Aos domingos limpa-se a casa, primeiramente trata-se da roupa, depois dá-se um jeito ao pó, lava-se a fundo a casa de banho, aspira-se o chão e posteriormente passa-se a esfregona com água e lixívia no chão. E enquanto a casa se limpa, também a cultura é varrida e escorraçada para um saco do lixo preto, juntamente com a sujidade que tiramos de casa. Os tempos cheiram a mudança, ouvem-se os gritos de liberdade e de igualdade, mas também se sente uma certa censura no ar.

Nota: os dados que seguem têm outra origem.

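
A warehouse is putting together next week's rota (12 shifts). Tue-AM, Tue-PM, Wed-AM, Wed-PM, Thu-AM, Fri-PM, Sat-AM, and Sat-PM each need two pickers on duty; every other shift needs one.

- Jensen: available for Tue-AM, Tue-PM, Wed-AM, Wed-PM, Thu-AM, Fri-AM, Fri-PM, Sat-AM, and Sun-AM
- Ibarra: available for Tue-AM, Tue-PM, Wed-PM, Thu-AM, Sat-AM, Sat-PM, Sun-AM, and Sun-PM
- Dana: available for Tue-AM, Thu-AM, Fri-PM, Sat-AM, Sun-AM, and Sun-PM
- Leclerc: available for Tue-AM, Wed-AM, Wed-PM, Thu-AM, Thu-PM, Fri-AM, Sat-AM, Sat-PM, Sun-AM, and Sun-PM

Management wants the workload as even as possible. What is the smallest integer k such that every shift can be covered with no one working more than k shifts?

With 4 pickers and 20 worker-slots to fill, someone must work at least ⌈20/4⌉ = 5 shifts, so k ≥ 5.
k = 5 works: Tue-AM→Ibarra+Dana, Tue-PM→Jensen+Ibarra, Wed-AM→Jensen+Leclerc, Wed-PM→Jensen+Ibarra, Thu-AM→Dana+Leclerc, Thu-PM→Leclerc, Fri-AM→Jensen, Fri-PM→Jensen+Dana, Sat-AM→Dana+Leclerc, Sat-PM→Ibarra+Leclerc, Sun-AM→Dana, Sun-PM→Ibarra.
Loads: Jensen 5, Ibarra 5, Dana 5, Leclerc 5 — all ≤ 5.

5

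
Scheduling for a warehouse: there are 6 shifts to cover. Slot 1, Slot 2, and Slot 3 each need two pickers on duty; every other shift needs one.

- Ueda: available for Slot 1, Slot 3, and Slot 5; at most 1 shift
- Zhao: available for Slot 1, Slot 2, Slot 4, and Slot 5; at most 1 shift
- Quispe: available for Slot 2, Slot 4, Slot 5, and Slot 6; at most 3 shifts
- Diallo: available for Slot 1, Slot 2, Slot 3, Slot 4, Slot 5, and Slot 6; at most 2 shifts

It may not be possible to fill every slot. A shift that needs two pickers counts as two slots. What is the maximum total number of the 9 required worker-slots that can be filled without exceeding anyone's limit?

7

Total capacity across all pickers is 1+1+3+2 = 7, and 9 slots are needed, so at most 7 can be filled.
An assignment achieving 7: Slot 1→Zhao+Diallo, Slot 2→Quispe, Slot 3→Ueda+Diallo, Slot 4→Quispe, Slot 6→Quispe.
Loads: Ueda 1/1, Zhao 1/1, Quispe 3/3, Diallo 2/2.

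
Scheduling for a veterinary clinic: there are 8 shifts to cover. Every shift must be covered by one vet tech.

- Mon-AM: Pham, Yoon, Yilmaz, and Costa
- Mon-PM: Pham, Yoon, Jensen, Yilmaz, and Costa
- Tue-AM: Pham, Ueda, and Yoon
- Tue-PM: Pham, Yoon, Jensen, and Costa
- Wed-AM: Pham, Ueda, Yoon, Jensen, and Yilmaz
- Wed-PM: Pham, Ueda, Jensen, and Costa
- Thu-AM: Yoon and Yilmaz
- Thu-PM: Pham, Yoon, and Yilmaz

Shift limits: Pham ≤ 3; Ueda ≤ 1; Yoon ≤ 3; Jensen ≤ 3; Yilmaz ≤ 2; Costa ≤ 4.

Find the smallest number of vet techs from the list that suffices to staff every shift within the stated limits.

3

8 slots to fill and no one can take more than 4, so at least ⌈8/4⌉ = 2 vet techs are needed.
Any 2 vet techs together have capacity at most 4+3 = 7 < 8 slots, so 2 can never suffice.
Pham, Yoon, and Jensen alone can cover everything: Mon-AM→Pham, Mon-PM→Yoon, Tue-AM→Pham, Tue-PM→Jensen, Wed-AM→Jensen, Wed-PM→Pham, Thu-AM→Yoon, Thu-PM→Yoon.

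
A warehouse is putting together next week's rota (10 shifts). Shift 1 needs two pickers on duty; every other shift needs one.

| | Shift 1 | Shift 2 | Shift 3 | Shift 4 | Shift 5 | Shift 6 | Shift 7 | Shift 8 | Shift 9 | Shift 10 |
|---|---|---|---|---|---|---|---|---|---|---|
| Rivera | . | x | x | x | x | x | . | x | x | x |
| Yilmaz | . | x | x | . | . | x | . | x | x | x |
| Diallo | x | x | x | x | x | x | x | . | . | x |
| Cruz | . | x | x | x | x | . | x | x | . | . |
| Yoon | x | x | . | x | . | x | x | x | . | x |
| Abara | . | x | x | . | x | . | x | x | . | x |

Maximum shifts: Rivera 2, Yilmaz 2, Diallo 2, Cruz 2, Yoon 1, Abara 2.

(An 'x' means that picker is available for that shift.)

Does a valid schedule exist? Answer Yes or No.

Shift 1 can only be covered by Diallo and Yoon, so that assignment is forced.
One valid schedule: Shift 1→Diallo+Yoon, Shift 2→Abara, Shift 3→Yilmaz, Shift 4→Rivera, Shift 5→Diallo, Shift 6→Yilmaz, Shift 7→Cruz, Shift 8→Cruz, Shift 9→Rivera, Shift 10→Abara.
Loads: Rivera 2/2, Yilmaz 2/2, Diallo 2/2, Cruz 2/2, Yoon 1/1, Abara 2/2 — all within limits.

Yes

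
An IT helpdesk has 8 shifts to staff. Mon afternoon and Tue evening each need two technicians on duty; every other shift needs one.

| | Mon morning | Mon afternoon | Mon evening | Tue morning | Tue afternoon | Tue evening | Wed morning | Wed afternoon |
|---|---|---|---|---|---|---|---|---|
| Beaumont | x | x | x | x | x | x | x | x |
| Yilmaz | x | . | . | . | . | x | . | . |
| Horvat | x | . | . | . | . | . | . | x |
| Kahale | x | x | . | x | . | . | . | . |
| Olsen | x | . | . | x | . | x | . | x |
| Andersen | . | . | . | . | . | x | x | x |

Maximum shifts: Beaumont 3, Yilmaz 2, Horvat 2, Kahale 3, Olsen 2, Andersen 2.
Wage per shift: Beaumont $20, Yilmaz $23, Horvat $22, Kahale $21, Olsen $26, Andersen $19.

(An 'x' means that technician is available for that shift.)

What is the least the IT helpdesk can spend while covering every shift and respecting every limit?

Mon afternoon can only be covered by Beaumont and Kahale, so that assignment is forced.
Mon evening can only be covered by Beaumont, so that assignment is forced.
Tue afternoon can only be covered by Beaumont, so that assignment is forced.
Picking the cheapest available technician for each shift independently would cost $198, but that ignores the shift limits.
An optimal schedule: Mon morning→Kahale, Mon afternoon→Beaumont+Kahale, Mon evening→Beaumont, Tue morning→Kahale, Tue afternoon→Beaumont, Tue evening→Andersen+Yilmaz, Wed morning→Andersen, Wed afternoon→Horvat.
Total: 21 + 20 + 21 + 20 + 21 + 20 + 19 + 23 + 19 + 22 = $206.

$206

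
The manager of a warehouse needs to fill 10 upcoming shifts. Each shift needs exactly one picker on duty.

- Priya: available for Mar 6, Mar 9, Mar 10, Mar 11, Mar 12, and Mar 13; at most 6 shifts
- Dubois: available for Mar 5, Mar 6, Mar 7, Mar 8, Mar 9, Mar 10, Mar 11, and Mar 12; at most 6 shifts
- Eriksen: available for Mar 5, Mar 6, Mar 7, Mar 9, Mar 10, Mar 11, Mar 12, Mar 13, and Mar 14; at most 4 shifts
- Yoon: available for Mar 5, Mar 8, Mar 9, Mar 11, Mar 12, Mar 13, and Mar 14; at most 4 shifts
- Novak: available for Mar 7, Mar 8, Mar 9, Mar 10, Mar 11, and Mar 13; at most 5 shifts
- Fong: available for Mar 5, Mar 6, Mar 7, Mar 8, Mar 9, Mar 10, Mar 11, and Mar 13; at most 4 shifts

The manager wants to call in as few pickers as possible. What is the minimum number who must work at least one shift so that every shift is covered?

10 slots to fill and no one can take more than 6, so at least ⌈10/6⌉ = 2 pickers are needed.
Dubois and Eriksen alone can cover everything: Mar 5→Dubois, Mar 6→Dubois, Mar 7→Dubois, Mar 8→Dubois, Mar 9→Dubois, Mar 10→Dubois, Mar 11→Eriksen, Mar 12→Eriksen, Mar 13→Eriksen, Mar 14→Eriksen.

2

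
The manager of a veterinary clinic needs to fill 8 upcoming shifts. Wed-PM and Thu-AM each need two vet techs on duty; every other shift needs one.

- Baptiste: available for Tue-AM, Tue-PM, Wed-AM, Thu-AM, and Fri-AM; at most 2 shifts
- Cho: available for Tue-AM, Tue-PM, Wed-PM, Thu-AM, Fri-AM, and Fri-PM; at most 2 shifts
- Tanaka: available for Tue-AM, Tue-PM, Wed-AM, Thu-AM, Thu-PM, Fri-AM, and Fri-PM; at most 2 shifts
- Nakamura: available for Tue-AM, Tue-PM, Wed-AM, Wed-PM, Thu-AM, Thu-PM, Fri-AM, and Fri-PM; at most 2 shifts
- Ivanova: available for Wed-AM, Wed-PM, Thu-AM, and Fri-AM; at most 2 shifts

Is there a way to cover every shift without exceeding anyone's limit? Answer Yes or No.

One valid schedule: Tue-AM→Baptiste, Tue-PM→Baptiste, Wed-AM→Tanaka, Wed-PM→Cho+Nakamura, Thu-AM→Nakamura+Ivanova, Thu-PM→Tanaka, Fri-AM→Ivanova, Fri-PM→Cho.
Loads: Baptiste 2/2, Cho 2/2, Tanaka 2/2, Nakamura 2/2, Ivanova 2/2 — all within limits.

Yes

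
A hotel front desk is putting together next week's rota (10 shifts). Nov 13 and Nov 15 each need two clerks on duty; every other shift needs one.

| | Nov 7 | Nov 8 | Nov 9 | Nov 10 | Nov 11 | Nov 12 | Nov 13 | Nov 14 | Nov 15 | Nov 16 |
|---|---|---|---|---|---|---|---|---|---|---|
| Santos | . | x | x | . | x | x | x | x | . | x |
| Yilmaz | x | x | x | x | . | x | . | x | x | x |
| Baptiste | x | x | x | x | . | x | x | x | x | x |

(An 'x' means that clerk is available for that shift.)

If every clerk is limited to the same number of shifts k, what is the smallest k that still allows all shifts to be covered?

4

With 3 clerks and 12 worker-slots to fill, someone must work at least ⌈12/3⌉ = 4 shifts, so k ≥ 4.
k = 4 works: Nov 7→Yilmaz, Nov 8→Santos, Nov 9→Santos, Nov 10→Yilmaz, Nov 11→Santos, Nov 12→Yilmaz, Nov 13→Santos+Baptiste, Nov 14→Baptiste, Nov 15→Yilmaz+Baptiste, Nov 16→Baptiste.
Loads: Santos 4, Yilmaz 4, Baptiste 4 — all ≤ 4.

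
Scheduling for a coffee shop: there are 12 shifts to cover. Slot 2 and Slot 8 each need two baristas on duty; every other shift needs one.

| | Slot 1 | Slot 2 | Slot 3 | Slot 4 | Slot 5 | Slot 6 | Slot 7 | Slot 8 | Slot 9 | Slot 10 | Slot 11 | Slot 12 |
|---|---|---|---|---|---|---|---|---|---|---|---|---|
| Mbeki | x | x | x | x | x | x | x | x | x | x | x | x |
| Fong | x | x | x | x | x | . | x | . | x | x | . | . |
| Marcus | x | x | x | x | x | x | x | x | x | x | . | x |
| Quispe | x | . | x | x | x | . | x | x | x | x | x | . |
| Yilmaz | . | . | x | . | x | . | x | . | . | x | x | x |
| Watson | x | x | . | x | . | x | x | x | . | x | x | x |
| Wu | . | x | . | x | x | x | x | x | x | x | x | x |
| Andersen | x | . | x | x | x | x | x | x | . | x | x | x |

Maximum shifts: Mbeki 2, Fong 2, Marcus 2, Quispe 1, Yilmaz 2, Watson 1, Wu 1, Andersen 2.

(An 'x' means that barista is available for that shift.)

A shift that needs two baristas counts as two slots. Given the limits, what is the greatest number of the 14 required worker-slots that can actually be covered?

13

Total capacity across all baristas is 2+2+2+1+2+1+1+2 = 13, and 14 slots are needed, so at most 13 can be filled.
An assignment achieving 13: Slot 1→Marcus, Slot 2→Mbeki+Fong, Slot 3→Marcus, Slot 4→Wu, Slot 5→Andersen, Slot 6→Mbeki, Slot 7→Andersen, Slot 8→Quispe+Watson, Slot 9→Fong, Slot 11→Yilmaz, Slot 12→Yilmaz.
Loads: Mbeki 2/2, Fong 2/2, Marcus 2/2, Quispe 1/1, Yilmaz 2/2, Watson 1/1, Wu 1/1, Andersen 2/2.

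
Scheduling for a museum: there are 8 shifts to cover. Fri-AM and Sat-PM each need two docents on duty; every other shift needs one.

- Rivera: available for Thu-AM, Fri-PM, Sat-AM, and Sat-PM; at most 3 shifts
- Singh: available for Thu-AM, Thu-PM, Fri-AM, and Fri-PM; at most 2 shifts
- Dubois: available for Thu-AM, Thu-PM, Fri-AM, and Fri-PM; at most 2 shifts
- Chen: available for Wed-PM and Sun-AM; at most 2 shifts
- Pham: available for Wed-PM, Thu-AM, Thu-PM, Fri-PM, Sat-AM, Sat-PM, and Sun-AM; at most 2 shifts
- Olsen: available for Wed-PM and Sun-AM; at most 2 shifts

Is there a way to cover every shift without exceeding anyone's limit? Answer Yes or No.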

Nem tudo pode ser perfeito. Os tempos são efetivamente repletos de história, hábitos e tradições. Uma parte do que vivemos é boa e enchemo-nos de orgulho, outra menos boa, e quem sabe, às vezes até, a vergonha de uma nação. Mas talvez seja esse o cerne da questão, a explicação de quem somos hoje, e o porquê de fazermos o que fazemos. Temos consciência do que já conquistamos, mas também do que nos arrependemos e independente do que possamos acreditar, a história alterou o nosso percurso, abriu novos rumos e hoje, somos quem somos, porque aprendemos com os erros que já vivemos.

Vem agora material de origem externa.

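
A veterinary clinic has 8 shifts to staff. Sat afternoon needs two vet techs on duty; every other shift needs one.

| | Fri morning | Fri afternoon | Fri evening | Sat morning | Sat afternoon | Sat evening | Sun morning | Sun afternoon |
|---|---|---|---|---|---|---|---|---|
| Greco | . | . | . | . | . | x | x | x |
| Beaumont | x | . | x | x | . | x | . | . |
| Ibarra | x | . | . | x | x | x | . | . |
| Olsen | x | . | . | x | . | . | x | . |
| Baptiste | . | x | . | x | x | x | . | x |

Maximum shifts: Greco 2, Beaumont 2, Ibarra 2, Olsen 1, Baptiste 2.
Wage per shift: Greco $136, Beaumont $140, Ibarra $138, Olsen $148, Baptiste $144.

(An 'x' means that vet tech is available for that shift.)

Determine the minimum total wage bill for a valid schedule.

Fri afternoon can only be covered by Baptiste, so that assignment is forced.
Fri evening can only be covered by Beaumont, so that assignment is forced.
Sat afternoon can only be covered by Ibarra and Baptiste, so that assignment is forced.
Picking the cheapest available vet tech for each shift independently would cost $1250, but that ignores the shift limits.
An optimal schedule: Fri morning→Beaumont, Fri afternoon→Baptiste, Fri evening→Beaumont, Sat morning→Olsen, Sat afternoon→Ibarra+Baptiste, Sat evening→Ibarra, Sun morning→Greco, Sun afternoon→Greco.
Total: 140 + 144 + 140 + 148 + 138 + 144 + 138 + 136 + 136 = $1264.

$1264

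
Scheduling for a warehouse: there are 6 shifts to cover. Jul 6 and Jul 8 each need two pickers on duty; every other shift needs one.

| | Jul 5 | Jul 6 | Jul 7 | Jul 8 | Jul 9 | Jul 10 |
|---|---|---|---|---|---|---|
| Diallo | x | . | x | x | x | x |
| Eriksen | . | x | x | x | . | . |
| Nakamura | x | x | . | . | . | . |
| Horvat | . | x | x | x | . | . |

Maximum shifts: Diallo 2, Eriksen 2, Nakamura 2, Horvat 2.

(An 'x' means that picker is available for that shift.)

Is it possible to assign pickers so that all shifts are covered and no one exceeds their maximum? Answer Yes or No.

Jul 9 can only be covered by Diallo, so that assignment is forced.
Jul 10 can only be covered by Diallo, so that assignment is forced.
One valid schedule: Jul 5→Nakamura, Jul 6→Eriksen+Nakamura, Jul 7→Horvat, Jul 8→Eriksen+Horvat, Jul 9→Diallo, Jul 10→Diallo.
Loads: Diallo 2/2, Eriksen 2/2, Nakamura 2/2, Horvat 2/2 — all within limits.

Yes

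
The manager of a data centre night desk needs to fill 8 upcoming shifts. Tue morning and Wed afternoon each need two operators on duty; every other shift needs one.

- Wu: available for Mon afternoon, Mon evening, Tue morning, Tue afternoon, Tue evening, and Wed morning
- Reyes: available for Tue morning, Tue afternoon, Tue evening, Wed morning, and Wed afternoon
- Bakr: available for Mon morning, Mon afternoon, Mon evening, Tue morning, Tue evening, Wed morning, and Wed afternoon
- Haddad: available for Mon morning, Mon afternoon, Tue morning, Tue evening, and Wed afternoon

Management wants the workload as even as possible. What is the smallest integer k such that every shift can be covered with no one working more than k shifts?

With 4 operators and 10 worker-slots to fill, someone must work at least ⌈10/4⌉ = 3 shifts, so k ≥ 3.
k = 3 works: Mon morning→Bakr, Mon afternoon→Wu, Mon evening→Wu, Tue morning→Bakr+Haddad, Tue afternoon→Wu, Tue evening→Reyes, Wed morning→Reyes, Wed afternoon→Reyes+Bakr.
Loads: Wu 3, Reyes 3, Bakr 3, Haddad 1 — all ≤ 3.

3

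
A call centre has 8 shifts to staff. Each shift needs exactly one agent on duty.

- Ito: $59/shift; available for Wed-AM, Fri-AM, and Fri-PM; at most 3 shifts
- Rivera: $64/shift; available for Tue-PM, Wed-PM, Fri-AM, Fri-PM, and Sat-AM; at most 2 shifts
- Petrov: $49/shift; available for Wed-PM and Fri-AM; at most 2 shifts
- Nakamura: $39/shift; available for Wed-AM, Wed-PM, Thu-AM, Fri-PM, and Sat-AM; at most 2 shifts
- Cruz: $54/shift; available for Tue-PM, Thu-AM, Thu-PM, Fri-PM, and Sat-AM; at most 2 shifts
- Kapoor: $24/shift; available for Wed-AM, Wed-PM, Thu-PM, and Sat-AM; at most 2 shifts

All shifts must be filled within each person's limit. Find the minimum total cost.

$332

Picking the cheapest available agent for each shift independently would cost $277, but that ignores the shift limits.
An optimal schedule: Tue-PM→Cruz, Wed-AM→Kapoor, Wed-PM→Petrov, Thu-AM→Nakamura, Thu-PM→Kapoor, Fri-AM→Petrov, Fri-PM→Nakamura, Sat-AM→Cruz.
Total: 54 + 24 + 49 + 39 + 24 + 49 + 39 + 54 = $332.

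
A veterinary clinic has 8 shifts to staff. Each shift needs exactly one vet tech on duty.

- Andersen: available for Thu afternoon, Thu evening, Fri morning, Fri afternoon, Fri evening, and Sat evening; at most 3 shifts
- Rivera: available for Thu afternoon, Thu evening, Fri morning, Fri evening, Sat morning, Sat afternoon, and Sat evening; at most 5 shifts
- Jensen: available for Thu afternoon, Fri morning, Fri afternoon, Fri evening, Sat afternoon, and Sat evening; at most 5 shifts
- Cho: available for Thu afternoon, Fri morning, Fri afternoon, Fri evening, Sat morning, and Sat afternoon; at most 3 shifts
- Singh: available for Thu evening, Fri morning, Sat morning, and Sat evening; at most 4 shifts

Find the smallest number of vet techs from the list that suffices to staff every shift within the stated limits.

2

8 slots to fill and no one can take more than 5, so at least ⌈8/5⌉ = 2 vet techs are needed.
Andersen and Rivera alone can cover everything: Thu afternoon→Andersen, Thu evening→Andersen, Fri morning→Rivera, Fri afternoon→Andersen, Fri evening→Rivera, Sat morning→Rivera, Sat afternoon→Rivera, Sat evening→Rivera.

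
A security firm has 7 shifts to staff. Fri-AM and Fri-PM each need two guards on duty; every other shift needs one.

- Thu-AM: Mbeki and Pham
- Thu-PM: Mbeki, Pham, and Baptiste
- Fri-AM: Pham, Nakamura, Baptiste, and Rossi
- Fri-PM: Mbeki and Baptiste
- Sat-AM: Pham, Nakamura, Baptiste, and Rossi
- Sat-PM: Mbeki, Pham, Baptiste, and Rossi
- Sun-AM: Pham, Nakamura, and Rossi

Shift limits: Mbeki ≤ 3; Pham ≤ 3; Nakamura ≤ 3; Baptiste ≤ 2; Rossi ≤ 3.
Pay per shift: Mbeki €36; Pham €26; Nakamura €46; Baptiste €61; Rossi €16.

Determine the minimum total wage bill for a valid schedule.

Fri-PM can only be covered by Mbeki and Baptiste, so that assignment is forced.
Picking the cheapest available guard for each shift independently would cost €239, but that ignores the shift limits.
An optimal schedule: Thu-AM→Pham, Thu-PM→Pham, Fri-AM→Rossi+Pham, Fri-PM→Mbeki+Baptiste, Sat-AM→Rossi, Sat-PM→Mbeki, Sun-AM→Rossi.
Total: 26 + 26 + 16 + 26 + 36 + 61 + 16 + 36 + 16 = €259.

€259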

No fundo, todo o nosso processo e passagem na terra é bastante cultural. É uma pegada na Terra que nos mostrou o caminho que fizemos até à sociedade que hoje construímos. Estamos a falar de anos de história, onde a mulher era tratada com um objeto e o homem como máquina de guerra. Onde ser gordo ou magro era importante, ou casar e ter filhos era o objetivo de vida. Nunca existiu um balanço entre os seres, nem liberdade para protagonizarem a personagem principal que os mesmos queriam ser na vida. Se a mulher queria vestir as calças ou o homem tratar da casa, tudo isso foi julgado e tratado de forma errada. Mas foi assim que aprendemos a mudar o nosso rumo, olhando para trás com orgulho daquilo que hoje não somos.

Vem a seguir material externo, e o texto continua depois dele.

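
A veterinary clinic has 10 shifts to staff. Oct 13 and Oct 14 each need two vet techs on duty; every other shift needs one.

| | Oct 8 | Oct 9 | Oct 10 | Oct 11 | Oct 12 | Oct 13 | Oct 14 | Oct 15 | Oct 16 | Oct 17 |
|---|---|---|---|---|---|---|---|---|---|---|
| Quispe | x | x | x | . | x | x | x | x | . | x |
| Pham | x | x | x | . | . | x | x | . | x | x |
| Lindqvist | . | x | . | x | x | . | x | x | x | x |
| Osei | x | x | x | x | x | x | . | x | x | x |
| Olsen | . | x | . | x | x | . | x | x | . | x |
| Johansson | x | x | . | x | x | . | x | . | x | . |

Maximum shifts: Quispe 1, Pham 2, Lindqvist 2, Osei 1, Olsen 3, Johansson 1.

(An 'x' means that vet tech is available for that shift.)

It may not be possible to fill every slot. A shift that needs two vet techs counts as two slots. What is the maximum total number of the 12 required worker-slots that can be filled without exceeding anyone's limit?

Total capacity across all vet techs is 1+2+2+1+3+1 = 10, and 12 slots are needed, so at most 10 can be filled.
An assignment achieving 10: Oct 8→Pham, Oct 10→Quispe, Oct 11→Lindqvist, Oct 12→Olsen, Oct 13→Pham+Osei, Oct 14→Olsen, Oct 15→Lindqvist, Oct 16→Johansson, Oct 17→Olsen.
Loads: Quispe 1/1, Pham 2/2, Lindqvist 2/2, Osei 1/1, Olsen 3/3, Johansson 1/1.

10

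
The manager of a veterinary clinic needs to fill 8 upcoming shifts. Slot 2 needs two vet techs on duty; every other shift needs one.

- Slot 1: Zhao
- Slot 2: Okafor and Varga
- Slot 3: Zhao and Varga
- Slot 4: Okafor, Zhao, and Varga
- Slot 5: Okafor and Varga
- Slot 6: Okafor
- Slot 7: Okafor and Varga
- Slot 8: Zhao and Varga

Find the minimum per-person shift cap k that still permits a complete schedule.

With 3 vet techs and 9 worker-slots to fill, someone must work at least ⌈9/3⌉ = 3 shifts, so k ≥ 3.
k = 3 works: Slot 1→Zhao, Slot 2→Okafor+Varga, Slot 3→Zhao, Slot 4→Varga, Slot 5→Okafor, Slot 6→Okafor, Slot 7→Varga, Slot 8→Zhao.
Loads: Okafor 3, Zhao 3, Varga 3 — all ≤ 3.

3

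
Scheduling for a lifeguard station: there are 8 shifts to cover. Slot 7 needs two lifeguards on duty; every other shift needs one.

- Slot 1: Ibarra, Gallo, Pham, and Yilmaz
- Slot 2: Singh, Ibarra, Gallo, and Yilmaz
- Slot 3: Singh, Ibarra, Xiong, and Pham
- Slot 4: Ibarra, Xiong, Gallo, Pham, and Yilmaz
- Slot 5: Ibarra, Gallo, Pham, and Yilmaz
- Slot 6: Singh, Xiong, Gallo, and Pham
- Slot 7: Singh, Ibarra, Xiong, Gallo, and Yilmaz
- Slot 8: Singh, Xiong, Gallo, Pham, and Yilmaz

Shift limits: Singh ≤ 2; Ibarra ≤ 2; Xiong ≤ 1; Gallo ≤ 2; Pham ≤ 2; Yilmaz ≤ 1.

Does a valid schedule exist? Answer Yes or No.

Yes

One valid schedule: Slot 1→Ibarra, Slot 2→Singh, Slot 3→Singh, Slot 4→Gallo, Slot 5→Ibarra, Slot 6→Xiong, Slot 7→Gallo+Yilmaz, Slot 8→Pham.
Loads: Singh 2/2, Ibarra 2/2, Xiong 1/1, Gallo 2/2, Pham 1/2, Yilmaz 1/1 — all within limits.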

Se varrermos simplesmente a cultura da terra como quem limpa a casa na folga da semana, e passa a vassoura no chão da cozinha como quem desvia para a pá, os miolos caídos no chão, estaremos sem sombra de dúvida a retroceder no tempo, e aí, teremos de concordar que o ser humano está a ficar inculto. Podemos perceber que ainda há um longo caminho no que toca às minorias, à sua inclusão, e aceitação. Temos um enorme caminho para ensinar as novas crianças sobre respeito. Mas o motivo por sabermos o que sabemos hoje foi porque as atuais gerações, tiveram oportunidade de aprender com o que foi criado antes de nós. Tiveram oportunidade de saber se aquilo vai de encontro aos ideais atuais ou se não faz de todo sentido. Se uma criança for impedida de cair, ela nunca vai cair enquanto uma criança protegida, mas nunca vai saber superar uma queda enquanto uma adulta.
Ao apagarmos a literatura clássica, porque ofende os leitores mais sensíveis, estamos em primeiro lugar, a censurar clássicos, censurar obras. Será isso tão diferente de uma censura ao estilo azul? Fazemos estas alterações com consciência limpa e dizemos com confiança que são apenas pequenos termos e que não se trata de adaptações, mas são no fundo, mudanças de significados, palavras, frases e quando damos conta alteramos todo o sentido da obra. Reescrevemos músicas, alteraramos a sua letra e no geral a composição. Não é correto e muito menos ético. Para fazermos o bem no presente não precisamos de censurar o que não concordamos no passado.
É errado alterar um livro, apenas porque ele não se encontra dentro das normas que hoje. Se romantizarmos o nosso passado ninguém, jamais, poderá aprender com ele. Lutamos hoje, porque sofremos no passado, caso contrário isto nunca aconteceria. Só poderemos um dia saber o que é a felicidade se no passado superarmos uma tristeza.
Podemos ser nós os próprios autores da nossa Era e trazer ao mundo novas obras, novas músicas, novas culturas. Porque conhecemos esse sentimento, e queremos criar mais para mostrar melhor. Vamos antes criar novo, criar novas condições que ditem a igualdade e o equilíbrio. Ao invés de apagar a cultura que nos chegou.
Rescrever obras clássicas é uma nova forma de censura. É alterar um património que outrora fez sentido, ainda que agora seja incorreto. Apagar a cultura é viver num mundo sem Saramago ou Eça de Queirós. É esquecer Michelangelo, Picasso ou Leonardo Da Vinci. É erradicar Platão, inferiorizar Aristóteles e esquecer Nietzche.
Não podemos concordar com a censura apenas quando a mesma abona a nosso favor. Temos de ser consistentes e inovadores, podemos criar nós o que tanto queremos alterar no nosso passado. Porque se isto for correto, como podemos nós saber que alterações teve a Bíblia até chegar a nós?